If we get superconductors we can use as power transmission lines in normal environmental temperature ranges, that'll be a serious game-changer.
Re:Resistance and temperature (Score:5, Interesting)
Power transmission is the easy one to see a payoff for, though. I've seen various sources claiming power line losses run anywhere from 7% to 17%. Also consider the energy we use shipping trains full of coal from the mines across the country to the generating plants located near the consumers. Superconductive lines could enable them to build power plants near the mines and push the current over the grid.
Even if the tech was expensive to install on a per mile basis, if they could swap out the existing lines for superconducting lines, they wouldn't have to sign new land leasing deals for extra towers. Superconductors would enable them to shove 10X or 100X the power over the grid without having drastic changes elsewhere.

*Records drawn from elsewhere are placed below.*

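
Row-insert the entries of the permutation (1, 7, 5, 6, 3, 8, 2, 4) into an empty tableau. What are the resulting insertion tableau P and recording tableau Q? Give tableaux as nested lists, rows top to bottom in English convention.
Insert each entry of the permutation into P by Schensted row insertion, recording in Q the position of each new cell.

Insert 1: appended to row 1. P = [[1]].
Insert 7: appended to row 1. P = [[1, 7]].
Insert 5: 5 bumps 7 from row 1; 7 starts row 2. P = [[1, 5], [7]].
Insert 6: appended to row 1. P = [[1, 5, 6], [7]].
Insert 3: 3 bumps 5 from row 1; 5 bumps 7 from row 2; 7 starts row 3. P = [[1, 3, 6], [5], [7]].
Insert 8: appended to row 1. P = [[1, 3, 6, 8], [5], [7]].
Insert 2: 2 bumps 3 from row 1; 3 bumps 5 from row 2; 5 bumps 7 from row 3; 7 starts row 4. P = [[1, 2, 6, 8], [3], [5], [7]].
Insert 4: 4 bumps 6 from row 1; 6 appends to row 2. P = [[1, 2, 4, 8], [3, 6], [5], [7]].

So P = [[1, 2, 4, 8], [3, 6], [5], [7]], Q = [[1, 2, 4, 6], [3, 8], [5], [7]].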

That's one of the biggest limiting factors to wind generation today, by the way. The grid across the sparsely populated windy plains was originally designed to carry just a few tens of megawatts into a region that doesn't have large industrial plants and doesn't see a high demand. It was never designed to carry gigawatts of power out of the area. New windmills are actually straining the existing grid. An efficient distribution network would let those prairie windmills sell power all the way out to the coasts.
Re:Resistance and temperature (Score:5, Interesting)

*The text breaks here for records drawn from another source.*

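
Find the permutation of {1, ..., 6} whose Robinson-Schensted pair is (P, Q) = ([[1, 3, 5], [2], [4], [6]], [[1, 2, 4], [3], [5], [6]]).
2 6 4 5 3 1

Reverse the RSK construction: for i from n down to 1, find the cell of Q containing i, remove the entry at that cell from P, and reverse-bump it up through P; the value ejected from row 1 is w(i).

Step i=6: Q has 6 at row 4, column 1; remove 6 from row 4 of P and reverse-bump: 6 enters row 3 and ejects 4; 4 enters row 2 and ejects 2; 2 enters row 1 and ejects 1. So w(6) = 1. P is now [[2, 3, 5], [4], [6]].
Step i=5: Q has 5 at row 3, column 1; remove 6 from row 3 of P and reverse-bump: 6 enters row 2 and ejects 4; 4 enters row 1 and ejects 3. So w(5) = 3. P is now [[2, 4, 5], [6]].
Step i=4: Q has 4 at row 1, column 3; remove that cell from P, ejecting 5. So w(4) = 5. P is now [[2, 4], [6]].
Step i=3: Q has 3 at row 2, column 1; remove 6 from row 2 of P and reverse-bump: 6 enters row 1 and ejects 4. So w(3) = 4. P is now [[2, 6]].
Step i=2: Q has 2 at row 1, column 2; remove that cell from P, ejecting 6. So w(2) = 6. P is now [[2]].
Step i=1: Q has 1 at row 1, column 1; remove that cell from P, ejecting 2. So w(1) = 2. P is now [].

So w = 2 6 4 5 3 1.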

There are quite a few other relatively cheap options below 77K. In particular using vacuum to lower the temperature of liquid Nitrogen is pretty easy and gets you to 64K with the nitrogen still a liquid. Same trick with liquid Oxygen (also dirt cheap) gets you to 55K and liquid Neon is about 25K (and when we run out of easily mineable Helium it will be cheaper than helium). Liquid Hydrogen can be used at down to 14K using evacuation (20K at atmospheric pressure).
Paywalled into obscurity - try this thread instead (Score:2, Interesting)
Topological Superconductors - 300K and higher, but still not usable
The relevant google search [google.com].
A relevant result from Joint Quantum Institute [umd.edu]
Ultraconductors got killed in the 2008 market crash. Had they not got killed, they were making superconductors out of plastic, they called it Ultraconductor [chavaenergy.com]. (Not to be confused with the speaker cables of the same name). This stuff conducted at room temperature a million times better than silver! I have no doubt they could have done it, had the economy not killed them. Here are the relevant patents.
US Patent 5,777,292 [google.com] - Materials having high electrical conductivity at room teperatures and ... ...
US Patent 6,804,105 [google.com] - Enriched macromolecular materials having temperature-independent high
Here's a 2005 interview (.pdf, sorry), which may give some insight about Ultraconductor.
The 2000 Nobel Prize in Chemistry [nobelprize.org] (pdf) offers some good info about conductive polymers.
US Patent 7,014,795 [google.com] discusses the growth of crystalized electron pairs (otherwise referred to as polarons in other places), the diagrams are especially helpful.
I believe it is well within the capabilities of any non-chemistry adverse hackerspace to eventually create polymer cables which are 10 to 10 million times better than silver at conducting electricity.